Grandma Betty could tell stories. Sad stories from the war, but also lots of funny ones. And even if I don’t remember all the details, her way of telling them was what made my Oma Betty stand out. I could never get enough of these stories and was captured the moment she began talking .
“Grandma, tell me a story from the past,” I usually said, and then I listened until late at night (I was always allowed to stay up late when I was with her) tucked in under the heavy down duvet of her huge oak bed — my little feet warmed by the cherry stone pillow that we had warmed up in the ochre oven earlier.
She told me about her husband, her family, her brother and brother-in-law, about all the people she had lost during the war. About how terrible the war was. How painful the birth of her daughter was. She told me how she had once seen Hitler. She described how she waited many years after the war for her husband Hans, who was captured in Stalingrad but released by pure chance and then walked back home to Jarmen. In the meantime she had thought that he had die. Then when he was standing right in front of her in the courtyard she did not recognize him. She said he had changed so much, was completely emaciated. His little daughter (my grandmother) didn’t even know him and it took time to get used to her dad again.

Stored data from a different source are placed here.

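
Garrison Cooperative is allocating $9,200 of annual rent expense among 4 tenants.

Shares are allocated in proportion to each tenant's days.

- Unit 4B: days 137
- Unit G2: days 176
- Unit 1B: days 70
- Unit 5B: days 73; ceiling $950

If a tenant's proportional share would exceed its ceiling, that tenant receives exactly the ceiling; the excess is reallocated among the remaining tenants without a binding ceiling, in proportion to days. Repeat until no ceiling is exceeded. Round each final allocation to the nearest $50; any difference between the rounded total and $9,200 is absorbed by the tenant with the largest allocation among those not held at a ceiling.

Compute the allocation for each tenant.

Unit 4B: $2,950 | Unit G2: $3,800 | Unit 1B: $1,500 | Unit 5B: $950

Combined days = 456.
Pro-rata shares before constraints: Unit 4B 2,764.04; Unit G2 3,550.88; Unit 1B 1,412.28; Unit 5B 1,472.81.
Capped: Unit 5B ($950); residual $8,250 reallocated over remaining days 383.
Remaining shares: Unit 4B 2,951.04 → $2,950; Unit G2 3,791.12 → $3,800; Unit 1B 1,507.83 → $1,500.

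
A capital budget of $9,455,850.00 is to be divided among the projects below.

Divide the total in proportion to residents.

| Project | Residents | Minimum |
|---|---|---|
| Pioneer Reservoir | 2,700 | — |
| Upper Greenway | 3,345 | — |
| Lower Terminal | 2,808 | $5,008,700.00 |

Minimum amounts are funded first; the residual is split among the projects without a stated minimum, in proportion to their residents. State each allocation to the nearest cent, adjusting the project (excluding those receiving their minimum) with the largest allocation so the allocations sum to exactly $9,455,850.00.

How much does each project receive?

Pioneer Reservoir: $1,986,320.10 | Upper Greenway: $2,460,829.90 | Lower Terminal: $5,008,700.00

Minimums first: Lower Terminal $5,008,700.00. Remaining pool $4,447,150.00.
Remaining pool split over remaining residents 6,045: Pioneer Reservoir 1,986,320.0993 → $1,986,320.10; Upper Greenway 2,460,829.9007 → $2,460,829.90.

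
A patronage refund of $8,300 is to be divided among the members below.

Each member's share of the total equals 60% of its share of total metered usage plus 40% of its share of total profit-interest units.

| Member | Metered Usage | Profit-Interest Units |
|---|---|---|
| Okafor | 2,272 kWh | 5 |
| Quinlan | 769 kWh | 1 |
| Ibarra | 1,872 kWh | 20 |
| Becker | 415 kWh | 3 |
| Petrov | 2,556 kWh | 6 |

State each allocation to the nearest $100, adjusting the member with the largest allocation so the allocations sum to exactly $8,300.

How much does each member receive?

Metered usage total 7,884; profit-interest units total 35.
Composite weights (60% metered usage + 40% profit-interest units): Okafor 0.2301; Quinlan 0.0700; Ibarra 0.3710; Becker 0.0659; Petrov 0.2631.
Pro-rata amounts: Okafor 1,909.42; Quinlan 580.60; Ibarra 3,079.61; Becker 546.71; Petrov 2,183.66.
At nearest $100: Okafor $1,900; Quinlan $600; Ibarra $3,100; Becker $500; Petrov $2,200. Sum = $8,300.
Sum already equals the total — no adjustment.

Okafor: $1,900 · Quinlan: $600 · Ibarra: $3,100 · Becker: $500 · Petrov: $2,200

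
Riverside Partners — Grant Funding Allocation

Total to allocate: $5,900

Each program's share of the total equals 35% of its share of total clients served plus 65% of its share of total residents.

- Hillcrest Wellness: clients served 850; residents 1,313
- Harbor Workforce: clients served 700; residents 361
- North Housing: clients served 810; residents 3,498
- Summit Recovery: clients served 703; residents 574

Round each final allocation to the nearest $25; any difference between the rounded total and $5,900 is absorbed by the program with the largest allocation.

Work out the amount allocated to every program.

Hillcrest Wellness: $1,450 | Harbor Workforce: $725 | North Housing: $2,875 | Summit Recovery: $850

Totals — clients served 3,063, residents 5,746.
Blended shares (35% clients served + 65% residents): Hillcrest Wellness 0.2457; Harbor Workforce 0.1208; North Housing 0.4883; Summit Recovery 0.1453.
Unrounded shares: Hillcrest Wellness 1,449.37; Harbor Workforce 712.86; North Housing 2,880.72; Summit Recovery 857.05.
Rounded to nearest $25: Hillcrest Wellness $1,450; Harbor Workforce $725; North Housing $2,875; Summit Recovery $850. Sum = $5,900.
Sum already equals the total — no adjustment.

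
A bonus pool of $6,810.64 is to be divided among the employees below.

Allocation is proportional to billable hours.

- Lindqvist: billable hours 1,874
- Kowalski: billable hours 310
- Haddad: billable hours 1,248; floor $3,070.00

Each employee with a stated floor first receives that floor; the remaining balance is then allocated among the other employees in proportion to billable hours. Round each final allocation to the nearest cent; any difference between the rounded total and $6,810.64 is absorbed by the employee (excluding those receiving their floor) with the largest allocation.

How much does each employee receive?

Lindqvist: $3,209.69; Kowalski: $530.95; Haddad: $3,070.00

Guaranteed amounts: Haddad $3,070.00. Remaining pool $3,740.64.
Remaining pool split over remaining billable hours 2,184: Lindqvist 3,209.6884 → $3,209.69; Kowalski 530.9516 → $530.95.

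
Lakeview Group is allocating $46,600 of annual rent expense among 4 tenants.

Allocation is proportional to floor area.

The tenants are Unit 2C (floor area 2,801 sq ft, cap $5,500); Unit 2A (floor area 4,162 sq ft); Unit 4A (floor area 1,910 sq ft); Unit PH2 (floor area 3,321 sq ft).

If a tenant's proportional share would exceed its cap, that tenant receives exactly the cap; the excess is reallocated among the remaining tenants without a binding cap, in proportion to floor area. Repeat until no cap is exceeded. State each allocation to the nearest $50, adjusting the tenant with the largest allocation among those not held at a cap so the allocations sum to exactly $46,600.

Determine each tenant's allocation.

Total floor area = 12,194.
Pro-rata shares before constraints: Unit 2C 10,704.17; Unit 2A 15,905.30; Unit 4A 7,299.16; Unit PH2 12,691.37.
Cap binds for Unit 2C ($5,500); balance $41,100 reallocated over remaining floor area 9,393.
Shares after redistribution: Unit 2A 18,211.24 → $18,200; Unit 4A 8,357.39 → $8,350; Unit PH2 14,531.36 → $14,550.

Unit 2C: $5,500; Unit 2A: $18,200; Unit 4A: $8,350; Unit PH2: $14,550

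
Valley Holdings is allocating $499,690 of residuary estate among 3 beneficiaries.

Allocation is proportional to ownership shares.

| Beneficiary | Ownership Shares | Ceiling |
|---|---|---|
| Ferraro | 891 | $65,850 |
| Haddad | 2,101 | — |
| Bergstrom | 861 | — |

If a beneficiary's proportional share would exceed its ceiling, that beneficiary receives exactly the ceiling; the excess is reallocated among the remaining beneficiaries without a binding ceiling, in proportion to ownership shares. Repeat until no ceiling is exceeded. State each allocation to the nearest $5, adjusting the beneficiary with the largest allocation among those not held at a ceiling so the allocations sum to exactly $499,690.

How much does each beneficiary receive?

Ownership shares total: 3,853.
Unconstrained shares: Ferraro 115,552.502; Haddad 272,475.65; Bergstrom 111,661.85.
Cap binds for Ferraro ($65,850); residual $433,840 reallocated over remaining ownership shares 2,962.
Redistributed shares: Haddad 307,730.53 → $307,730; Bergstrom 126,109.47 → $126,110.

Ferraro: $65,850 · Haddad: $307,730 · Bergstrom: $126,110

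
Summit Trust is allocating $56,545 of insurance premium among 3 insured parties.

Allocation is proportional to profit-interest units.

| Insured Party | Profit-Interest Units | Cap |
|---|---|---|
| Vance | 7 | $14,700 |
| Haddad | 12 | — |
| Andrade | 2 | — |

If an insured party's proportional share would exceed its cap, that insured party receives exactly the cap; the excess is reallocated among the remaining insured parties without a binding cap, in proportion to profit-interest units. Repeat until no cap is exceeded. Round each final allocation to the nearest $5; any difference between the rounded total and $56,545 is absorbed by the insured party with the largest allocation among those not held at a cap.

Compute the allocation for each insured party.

Sum of profit-interest units: 21.
Proportional shares (ignoring caps): Vance 18,848.33; Haddad 32,311.43; Andrade 5,385.24.
Capped: Vance ($14,700); remaining pool $41,845 reallocated over remaining profit-interest units 14.
Redistributed shares: Haddad 35,867.14 → $35,865; Andrade 5,977.86 → $5,980.

Vance: $14,700 · Haddad: $35,865 · Andrade: $5,980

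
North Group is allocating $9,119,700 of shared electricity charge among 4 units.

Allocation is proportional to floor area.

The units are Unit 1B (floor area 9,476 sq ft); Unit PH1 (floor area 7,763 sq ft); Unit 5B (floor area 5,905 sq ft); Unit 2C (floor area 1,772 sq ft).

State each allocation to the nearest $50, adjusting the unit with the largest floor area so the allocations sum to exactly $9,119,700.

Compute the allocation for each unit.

Unit 1B: $3,468,350; Unit PH1: $2,841,400; Unit 5B: $2,161,350; Unit 2C: $648,600

Combined floor area = 24,916.
Proportional shares: Unit 1B 9,476/24,916 × $9,119,700 = 3,468,384.86; Unit PH1 7,763/24,916 × $9,119,700 = 2,841,396.34; Unit 5B 5,905/24,916 × $9,119,700 = 2,161,335.23; Unit 2C 1,772/24,916 × $9,119,700 = 648,583.58.
At nearest $50: Unit 1B $3,468,400; Unit PH1 $2,841,400; Unit 5B $2,161,350; Unit 2C $648,600. Sum = $9,119,750.
Difference $9,119,700 − $9,119,750 = −$50 applied to largest floor area (Unit 1B): Unit 1B becomes $3,468,350.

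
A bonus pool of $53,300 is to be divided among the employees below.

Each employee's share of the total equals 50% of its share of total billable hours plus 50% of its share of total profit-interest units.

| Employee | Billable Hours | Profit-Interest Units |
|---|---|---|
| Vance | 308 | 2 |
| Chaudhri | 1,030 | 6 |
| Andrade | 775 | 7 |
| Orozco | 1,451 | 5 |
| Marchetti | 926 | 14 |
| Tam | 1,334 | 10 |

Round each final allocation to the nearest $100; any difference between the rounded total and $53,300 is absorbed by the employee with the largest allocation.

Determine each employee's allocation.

Vance: $2,600 · Chaudhri: $8,300 · Andrade: $7,800 · Orozco: $9,700 · Marchetti: $12,700 · Tam: $12,200

Totals — billable hours 5,824, profit-interest units 44.
Composite weights (50% billable hours + 50% profit-interest units): Vance 0.0492; Chaudhri 0.1566; Andrade 0.1461; Orozco 0.1814; Marchetti 0.2386; Tam 0.2282.
Pro-rata amounts: Vance 2,620.74; Chaudhri 8,347.26; Andrade 7,786.09; Orozco 9,668.03; Marchetti 12,716.82; Tam 12,161.06.
After rounding ($100): Vance $2,600; Chaudhri $8,300; Andrade $7,800; Orozco $9,700; Marchetti $12,700; Tam $12,200. Sum = $53,300.
Rounded total matches; no reconciliation needed.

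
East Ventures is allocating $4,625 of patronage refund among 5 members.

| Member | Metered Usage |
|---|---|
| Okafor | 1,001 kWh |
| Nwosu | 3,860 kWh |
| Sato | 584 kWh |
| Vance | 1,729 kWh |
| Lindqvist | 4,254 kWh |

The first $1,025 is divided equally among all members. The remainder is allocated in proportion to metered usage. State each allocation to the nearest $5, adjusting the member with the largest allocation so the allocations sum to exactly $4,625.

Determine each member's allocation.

$1,025 shared equally gives $205 per member.
Remainder $3,600 by metered usage (total 11,428): Okafor 315.33 → $315; Nwosu 1,215.96 → $1,215; Sato 183.97 → $185; Vance 544.66 → $545; Lindqvist 1,340.08 → $1,340.
Totals: Okafor $205 + $315 = $520; Nwosu $205 + $1,215 = $1,420; Sato $205 + $185 = $390; Vance $205 + $545 = $750; Lindqvist $205 + $1,340 = $1,545.

Okafor: $520 · Nwosu: $1,420 · Sato: $390 · Vance: $750 · Lindqvist: $1,545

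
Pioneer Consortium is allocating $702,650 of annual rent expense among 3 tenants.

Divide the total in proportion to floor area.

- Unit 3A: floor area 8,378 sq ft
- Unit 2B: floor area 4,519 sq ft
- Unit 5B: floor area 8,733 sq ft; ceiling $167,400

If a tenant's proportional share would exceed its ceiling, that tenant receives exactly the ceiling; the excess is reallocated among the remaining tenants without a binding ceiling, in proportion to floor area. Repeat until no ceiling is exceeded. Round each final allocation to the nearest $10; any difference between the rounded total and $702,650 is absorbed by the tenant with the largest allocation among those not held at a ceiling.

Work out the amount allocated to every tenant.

Unit 3A: $347,700 | Unit 2B: $187,550 | Unit 5B: $167,400

Total floor area = 21,630.
Unconstrained shares: Unit 3A 272,159.12; Unit 2B 146,799.60; Unit 5B 283,691.28.
Cap binds for Unit 5B ($167,400); balance $535,250 reallocated over remaining floor area 12,897.
Shares after redistribution: Unit 3A 347,702.92 → $347,700; Unit 2B 187,547.08 → $187,550.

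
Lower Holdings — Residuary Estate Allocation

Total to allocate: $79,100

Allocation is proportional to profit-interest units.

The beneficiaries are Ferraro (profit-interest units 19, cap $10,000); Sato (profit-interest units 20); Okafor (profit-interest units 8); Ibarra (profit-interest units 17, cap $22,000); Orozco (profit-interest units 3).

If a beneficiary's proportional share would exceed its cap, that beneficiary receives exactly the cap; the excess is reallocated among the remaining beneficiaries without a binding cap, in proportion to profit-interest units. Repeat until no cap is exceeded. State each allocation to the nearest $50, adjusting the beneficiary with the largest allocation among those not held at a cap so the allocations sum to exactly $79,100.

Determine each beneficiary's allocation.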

She told me about the annual festivals that took place in Jarmen and about the woman that sold chocolate marshmallows. When one of the boys wandering around asked for the third time “watt`s dor inn” (what’s in there?) She angrily replied “Hunnschiet. Hunnschiet is dor inn” (dog shit, dog shit is in there) whereupon the kid ran away with his friends laughing loudly. This was one of my favourite stories back in the day because Oma told it so funnily.
Back then I always thought what a great time it must have been and what a great man my great-grandfather must have been. But I was also kind of sad that I never met him.
How difficult it must have been for a single mother like my grandma, I would only realise later.
The Fashion Icon
When I was with her, I would sometimes sneak into her cold bedroom and secretly open her bedroom closets. They all smelled of soap and, stacked in absolute perfection, contained everything from bedclothes, sheets, petticoats, tights, towels, hats, tablecloths. They contained what felt like thousands of blouses, skirts, dresses, coats, shoes. If my grandma had anything, it was clothes — but not a single pair of trousers.
As long as I knew her, she wore dresses, blouses or skirts. The most extraordinary, in terms of wearing pants, was wearing culottes. But that was more for special occasions. She has not worn jogging pants, jeans or even a short skirt in her entire life. When it was warm, she just wore a thinner skirt that would cover her knees and a short-sleeved blouse.
When Oma got dressed, everything from stockings held with suspenders to underskirt and “Büstenhalter” was there. Leather shoes with wedge heels, in winter a warm woolen coat with a fur collar and a hat. When it was time to go to town or to see a doctor, every now and then the brooch was clipped on!
Then Grandma was all dolled up, ready to go.
She was perfectly dressed every day. She either washed her things in the dry cleaner or by hand, because she didn’t have a washing machine. She always had her hair tied in a bun, which she undid every evening when she went to bed. Short hairstyles were never her thing.
I still dream of her today, of this great woman, from whom I learned so much and who influenced me so much.
Thank you Oma Betty. Thank you for your big heart and for sharing those moments with me.
You are and always will be the best.